The Corner

Politics & Policy

Confirm Senator Sessions

The Department of Justice has law-enforcement responsibilities in all kinds of areas: antitrust, tax, environment, general criminal and civil litigation, and so forth. But just about all the opposition to President-elect Donald Trump’s nominee to head the department as attorney general, Senator Jeff Sessions, is because of one area: civil rights.

Opponents to the nomination are trying to paint Senator Sessions as a racist, and as someone who therefore will be unenthusiastic about enforcing the civil-rights laws. But the real concern here is not that Senator Sessions will not enforce the civil-rights laws as a general matter, but that he will not distort their enforcement in key areas of interest to the Left. That is, the real objection to Senator Sessions is that he does not like the use of racial preferences (a.k.a. affirmative action) or its close cousin and another kind of race-based decision-making, the “disparate impact” approach to civil-rights enforcement (which the Left uses to oppose, for example, ballot-security laws).

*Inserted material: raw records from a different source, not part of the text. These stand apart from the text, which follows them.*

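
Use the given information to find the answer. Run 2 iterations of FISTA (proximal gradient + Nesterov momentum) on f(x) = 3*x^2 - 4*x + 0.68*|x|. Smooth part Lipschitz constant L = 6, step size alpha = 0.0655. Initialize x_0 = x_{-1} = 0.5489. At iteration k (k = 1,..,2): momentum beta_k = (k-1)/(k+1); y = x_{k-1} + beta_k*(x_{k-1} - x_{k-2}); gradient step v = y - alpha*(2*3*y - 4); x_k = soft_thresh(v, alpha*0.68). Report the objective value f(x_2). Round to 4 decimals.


FISTA on f(x) = 3*x^2 - 4*x + 0.68*|x|
L = 6, alpha = 0.0655
Iteration 1: beta = 0.0, y = 0.5489 + 0.0*(0.5489 - 0.5489) = 0.5489
  grad(y) = -0.7066, v = y - alpha*grad = 0.5952
  prox(v) = soft_thresh(0.5952, 0.0445) = 0.5506
Iteration 2: beta = 0.3333, y = 0.5506 + 0.3333*(0.5506 - 0.5489) = 0.5512
  grad(y) = -0.6927, v = y - alpha*grad = 0.5966
  prox(v) = soft_thresh(0.5966, 0.0445) = 0.5521
f(x_2) = 3*0.5521^2 - 4*0.5521 + 0.68*|0.5521| = -0.9185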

Consider as just one example among many an item from Inside Higher Ed today:

The American Association for Access, Equity and Diversity on Saturday released a letter urging the U.S. Senate to reject President-elect Donald Trump’s nomination of Alabama Senator Jeff Sessions as U.S. attorney general. The group includes many campus diversity and equal opportunity officers, and the letter highlighted a Sessions quote on affirmative action from 1997. At the time, he said, “I think it has, in fact, been a cause of irritation and perhaps has delayed the kind of movement to racial harmony we ought to be going forward [with] today. I think it makes people unhappy if they lost a contract or a right to go to a school or a privilege to attend a university simply because of their race.” The diversity group’s letter says that Sessions has continued to espouse such views, in particular when rejecting some of President Obama’s judicial nominees. This view, the group says, distorts affirmative action in implying that colleges are accepting or rejecting candidates based on race alone.

My posted response to this story:

Oh, come on. If race is a factor in deciding who is admitted, then in some cases it makes the difference between getting in and not getting in. Otherwise, why consider it? And when that happens, then racial discrimination has occurred. No one can seriously claim that the use of racial preferences in admissions does not result in that happening, nor for that matter that race is typically given far heavier weight than a mere tie-breaker. Senator Sessions did not say that race was the only factor, just that it was the deciding one. And I’m not sure that distinction matters anyhow, as a matter of law or policy.

Put the shoe on the other foot: Suppose that a police officer stops and searches suspects in part because of race, but that the officer considers other factors as well (like age, sex, dress, behavior, etc.). Does that mean that racial discrimination is not occurring? What’s more, if a black person is stopped because of his race when he would not have been stopped if he had been white, isn’t it fair to say he was stopped “simply” because he is black?

The letter here says that affirmative action is designed to “prevent discrimination and to promote opportunities for all who are qualified to compete regardless of their race . . . ” But in fact the use of racial preferences is “discrimination,” by definition, and it does not result in promoting opportunities “regardless” of race.

To elaborate: Conservatives like Senator Sessions (and we here at the Center for Equal Opportunity) really do think it is better for everyone — better for the country, better for black and white, brown and yellow and red — if the government doesn’t sort people by color and treat some better and some worse as a result of that sorting. We really think it is better to have colorblind policies now rather that at some vague, undetermined point in the future. And we really do think that it’s a bad idea to change standards, to lower standards, or to get rid of standards because of a belief that a disproportionate number of people of this color or that color won’t be able to meet those standards. The message implicit in doing that is divisive and only encourages racist thinking. And, let me add, the Center for Equal Opportunity really does believe that the best way to address racial disparities is to end the disparities in out-of-wedlock birthrates so that children of all races grow up in two-parent homes and will therefore be more likely to meet the standards that are set in our society.

We really believe all that. We really do. And whether other people agree or not, they should be able to understand that such a belief cannot legitimately be called “racist” or that those who hold it can be legitimately characterized as hostile to civil rights.